- DVD cover
- Directed by: Mark Illsley
- Written by: Michael Bacall
- Produced by: Sabine Müller Alan Greenspan Paul Greenstone Andrea Kreuzhage Brad Krevoy Gerhard Schmidt
- Starring: Nick Stahl Lukas Haas Johnny Galecki Rachael Leigh Cook
- Cinematography: Brendan Galvin
- Edited by: Jeff McEvoy
- Music by: Christopher Tyng
- Production company: Intermedia Films
- Distributed by: Metro-Goldwyn-Mayer
- Release date: January 20, 2003 (Sundance);
- Running time: 88 minutes
- Countries: United States Germany
- Language: English
- Budget: $8.4 million

= Bookies (film) =

Bookies is a 2003 coming-of-age black comedy thriller crime drama film written by Michael Bacall and directed by Mark Illsley. It stars Nick Stahl, Lukas Haas, Johnny Galecki, and Rachael Leigh Cook. The story revolves around the lives of four college students.

==Plot==
Three college students, Toby, Casey, and Jude, start up a bookie business taking bets from various clients. Their business immediately booms, arousing suspicion among local campus authorities and Toby's girlfriend, Hunter. They subsequently are able to purchase many expensive items such as big-screen televisions and new computers to help them manage their complex business. When their business takes off, Jude receives threats from two local Italian bookies to back down because of their territories for the business overlap.

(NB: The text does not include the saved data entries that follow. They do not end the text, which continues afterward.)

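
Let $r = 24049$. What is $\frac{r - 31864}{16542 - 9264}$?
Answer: $- \frac{2605}{2426} \approx -1.0738$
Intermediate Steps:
$\frac{r - 31864}{16542 - 9264} = \frac{24049 - 31864}{16542 - 9264} = - \frac{7815}{7278} = \left(-7815\right) \frac{1}{7278} = - \frac{2605}{2426}$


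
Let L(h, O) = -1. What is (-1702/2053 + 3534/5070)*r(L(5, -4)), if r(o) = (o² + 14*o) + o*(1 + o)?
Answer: 228973/133445 ≈ 1.7159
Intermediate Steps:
r(o) = o² + 14*o + o*(1 + o)
(-1702/2053 + 3534/5070)*r(L(5, -4)) = (-1702/2053 + 3534/5070)*(-(15 + 2*(-1))) = (-1702*1/2053 + 3534*(1/5070))*(-(15 - 2)) = (-1702/2053 + 589/845)*(-1*13) = -228973/1734785*(-13) = 228973/133445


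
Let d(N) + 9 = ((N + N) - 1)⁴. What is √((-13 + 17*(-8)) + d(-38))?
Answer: √35152883 ≈ 5929.0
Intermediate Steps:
d(N) = -9 + (-1 + 2*N)⁴ (d(N) = -9 + ((N + N) - 1)⁴ = -9 + (2*N - 1)⁴ = -9 + (-1 + 2*N)⁴)
√((-13 + 17*(-8)) + d(-38)) = √((-13 + 17*(-8)) + (-9 + (-1 + 2*(-38))⁴)) = √((-13 - 136) + (-9 + (-1 - 76)⁴)) = √(-149 + (-9 + (-77)⁴)) = √(-149 + (-9 + 35153041)) = √(-149 + 35153032) = √35152883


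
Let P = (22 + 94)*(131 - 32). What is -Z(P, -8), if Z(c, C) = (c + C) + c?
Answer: -22960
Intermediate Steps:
P = 11484 (P = 116*99 = 11484)
Z(c, C) = C + 2*c (Z(c, C) = (C + c) + c = C + 2*c)
-Z(P, -8) = -(-8 + 2*11484) = -(-8 + 22968) = -1*22960 = -22960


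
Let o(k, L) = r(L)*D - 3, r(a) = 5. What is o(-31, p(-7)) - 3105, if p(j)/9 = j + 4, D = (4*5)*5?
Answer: -2608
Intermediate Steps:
D = 100 (D = 20*5 = 100)
p(j) = 36 + 9*j (p(j) = 9*(j + 4) = 9*(4 + j) = 36 + 9*j)
o(k, L) = 497 (o(k, L) = 5*100 - 3 = 500 - 3 = 497)
o(-31, p(-7)) - 3105 = 497 - 3105 = -2608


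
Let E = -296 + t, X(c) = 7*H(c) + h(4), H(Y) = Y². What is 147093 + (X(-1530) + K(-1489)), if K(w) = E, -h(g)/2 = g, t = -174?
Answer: 16532915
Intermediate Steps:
h(g) = -2*g
X(c) = -8 + 7*c² (X(c) = 7*c² - 2*4 = 7*c² - 8 = -8 + 7*c²)
E = -470 (E = -296 - 174 = -470)
K(w) = -470
147093 + (X(-1530) + K(-1489)) = 147093 + ((-8 + 7*(-1530)²) - 470) = 147093 + ((-8 + 7*2340900) - 470) = 147093 + ((-8 + 16386300) - 470) = 147093 + (16386292 - 470) = 147093 + 16385822 = 16532915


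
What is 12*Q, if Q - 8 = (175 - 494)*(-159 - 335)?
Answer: 1891128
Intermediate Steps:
Q = 157594 (Q = 8 + (175 - 494)*(-159 - 335) = 8 - 319*(-494) = 8 + 157586 = 157594)
12*Q = 12*157594 = 1891128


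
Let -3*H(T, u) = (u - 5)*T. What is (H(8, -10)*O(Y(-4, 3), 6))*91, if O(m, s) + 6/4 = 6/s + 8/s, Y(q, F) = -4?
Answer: 9100/3 ≈ 3033.3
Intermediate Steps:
O(m, s) = -3/2 + 14/s (O(m, s) = -3/2 + (6/s + 8/s) = -3/2 + 14/s)
H(T, u) = -T*(-5 + u)/3 (H(T, u) = -(u - 5)*T/3 = -(-5 + u)*T/3 = -T*(-5 + u)/3)
(H(8, -10)*O(Y(-4, 3), 6))*91 = (((⅓)*8*(5 - 1*(-10)))*(-3/2 + 14/6))*91 = (((⅓)*8*(5 + 10))*(-3/2 + 14*(⅙)))*91 = (((⅓)*8*15)*(-3/2 + 7/3))*91 = (40*(⅚))*91 = (100/3)*91 = 9100/3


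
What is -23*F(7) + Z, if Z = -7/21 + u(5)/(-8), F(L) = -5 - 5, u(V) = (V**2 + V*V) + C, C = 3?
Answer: 5353/24 ≈ 223.04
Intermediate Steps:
u(V) = 3 + 2*V**2 (u(V) = (V**2 + V*V) + 3 = (V**2 + V**2) + 3 = 2*V**2 + 3 = 3 + 2*V**2)
F(L) = -10
Z = -167/24 (Z = -7/21 + (3 + 2*5**2)/(-8) = -7*1/21 + (3 + 2*25)*(-1/8) = -1/3 + (3 + 50)*(-1/8) = -1/3 + 53*(-1/8) = -1/3 - 53/8 = -167/24 ≈ -6.9583)
-23*F(7) + Z = -23*(-10) - 167/24 = 230 - 167/24 = 5353/24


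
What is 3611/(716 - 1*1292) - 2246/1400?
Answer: -793637/100800 ≈ -7.8734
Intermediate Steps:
3611/(716 - 1*1292) - 2246/1400 = 3611/(716 - 1292) - 2246*1/1400 = 3611/(-576) - 1123/700 = 3611*(-1/576) - 1123/700 = -3611/576 - 1123/700 = -793637/100800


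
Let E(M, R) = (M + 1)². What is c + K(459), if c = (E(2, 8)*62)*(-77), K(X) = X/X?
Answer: -42965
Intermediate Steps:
K(X) = 1
E(M, R) = (1 + M)²
c = -42966 (c = ((1 + 2)²*62)*(-77) = (3²*62)*(-77) = (9*62)*(-77) = 558*(-77) = -42966)
c + K(459) = -42966 + 1 = -42965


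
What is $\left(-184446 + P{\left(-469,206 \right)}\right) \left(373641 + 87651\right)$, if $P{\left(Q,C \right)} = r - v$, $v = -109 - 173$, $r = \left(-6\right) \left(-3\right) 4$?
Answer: $-84920166864$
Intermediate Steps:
$r = 72$ ($r = 18 \cdot 4 = 72$)
$v = -282$ ($v = -109 - 173 = -282$)
$P{\left(Q,C \right)} = 354$ ($P{\left(Q,C \right)} = 72 - -282 = 72 + 282 = 354$)
$\left(-184446 + P{\left(-469,206 \right)}\right) \left(373641 + 87651\right) = \left(-184446 + 354\right) \left(373641 + 87651\right) = \left(-184092\right) 461292 = -84920166864$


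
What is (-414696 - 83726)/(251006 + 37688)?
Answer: -249211/144347 ≈ -1.7265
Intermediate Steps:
(-414696 - 83726)/(251006 + 37688) = -498422/288694 = -498422*1/288694 = -249211/144347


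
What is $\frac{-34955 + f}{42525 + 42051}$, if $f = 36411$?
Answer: $\frac{91}{5286} \approx 0.017215$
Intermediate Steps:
$\frac{-34955 + f}{42525 + 42051} = \frac{-34955 + 36411}{42525 + 42051} = \frac{1456}{84576} = 1456 \cdot \frac{1}{84576} = \frac{91}{5286}$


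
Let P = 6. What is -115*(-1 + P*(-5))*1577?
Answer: 5622005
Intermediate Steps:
-115*(-1 + P*(-5))*1577 = -115*(-1 + 6*(-5))*1577 = -115*(-1 - 30)*1577 = -115*(-31)*1577 = 3565*1577 = 5622005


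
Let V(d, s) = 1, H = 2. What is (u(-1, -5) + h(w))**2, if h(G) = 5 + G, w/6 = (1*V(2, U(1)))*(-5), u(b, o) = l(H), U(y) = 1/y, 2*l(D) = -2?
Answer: 676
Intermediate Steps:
l(D) = -1 (l(D) = (1/2)*(-2) = -1)
u(b, o) = -1
w = -30 (w = 6*((1*1)*(-5)) = 6*(1*(-5)) = 6*(-5) = -30)
(u(-1, -5) + h(w))**2 = (-1 + (5 - 30))**2 = (-1 - 25)**2 = (-26)**2 = 676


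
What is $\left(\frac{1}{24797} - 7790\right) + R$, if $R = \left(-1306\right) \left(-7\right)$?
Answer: $\frac{33525545}{24797} \approx 1352.0$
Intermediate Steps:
$R = 9142$
$\left(\frac{1}{24797} - 7790\right) + R = \left(\frac{1}{24797} - 7790\right) + 9142 = - \frac{193168629}{24797} + 9142 = \frac{33525545}{24797}$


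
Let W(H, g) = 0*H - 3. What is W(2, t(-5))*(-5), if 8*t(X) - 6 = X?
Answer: 15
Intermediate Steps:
t(X) = ¾ + X/8
W(H, g) = -3 (W(H, g) = 0 - 3 = -3)
W(2, t(-5))*(-5) = -3*(-5) = 15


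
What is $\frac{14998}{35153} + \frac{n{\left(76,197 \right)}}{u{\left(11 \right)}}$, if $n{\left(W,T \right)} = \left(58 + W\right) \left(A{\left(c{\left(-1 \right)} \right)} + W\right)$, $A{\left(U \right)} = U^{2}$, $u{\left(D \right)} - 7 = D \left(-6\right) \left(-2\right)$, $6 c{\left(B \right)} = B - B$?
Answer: $\frac{360082874}{4886267} \approx 73.693$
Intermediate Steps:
$c{\left(B \right)} = 0$ ($c{\left(B \right)} = \frac{B - B}{6} = \frac{1}{6} \cdot 0 = 0$)
$u{\left(D \right)} = 7 + 12 D$ ($u{\left(D \right)} = 7 + D \left(-6\right) \left(-2\right) = 7 + - 6 D \left(-2\right) = 7 + 12 D$)
$n{\left(W,T \right)} = W \left(58 + W\right)$ ($n{\left(W,T \right)} = \left(58 + W\right) \left(0^{2} + W\right) = \left(58 + W\right) \left(0 + W\right) = \left(58 + W\right) W = W \left(58 + W\right)$)
$\frac{14998}{35153} + \frac{n{\left(76,197 \right)}}{u{\left(11 \right)}} = \frac{14998}{35153} + \frac{76 \left(58 + 76\right)}{7 + 12 \cdot 11} = 14998 \cdot \frac{1}{35153} + \frac{76 \cdot 134}{7 + 132} = \frac{14998}{35153} + \frac{10184}{139} = \frac{360082874}{4886267}$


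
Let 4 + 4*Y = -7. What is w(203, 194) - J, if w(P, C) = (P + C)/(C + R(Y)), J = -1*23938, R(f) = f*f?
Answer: 77206402/3225 ≈ 23940.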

When a plan by Jude fails to materialize when betting on the college's team to win the game, Toby devises a way to eliminate the threat from the other bookies and get them out of the business. Jude makes a bet with the two Italian bookies, letting them choose whatever game and winner they want, which ends up being a boxing match. Knowing the match would be fixed, Jude and the others liquidate all of their assets and bet all of their earnings on the boxing match. The underdog on which they placed the bet won. Some money went to pay off the Italian bookies, while the remaining spoils were divided amongst the three.

Jude drops out of school and Toby says that "he wasn't the first genius to flunk out of college." Casey changes his major, gets new friends, makes the dean's list, and doesn't see Toby much. Toby continues at college and uses his money to get through grad school. He plays Hunter in a foosball match to win another chance with her after having lost her love through the ordeal.

In a post credits scene, the two Italian bookies are seen arguing as they struggle to start a chainsaw, to kill a man previously unseen in the film whom they abducted and had placed in their car's trunk. The film ends as the two get the chainsaw started.

==Reception==
Bookies received mixed to positive reviews.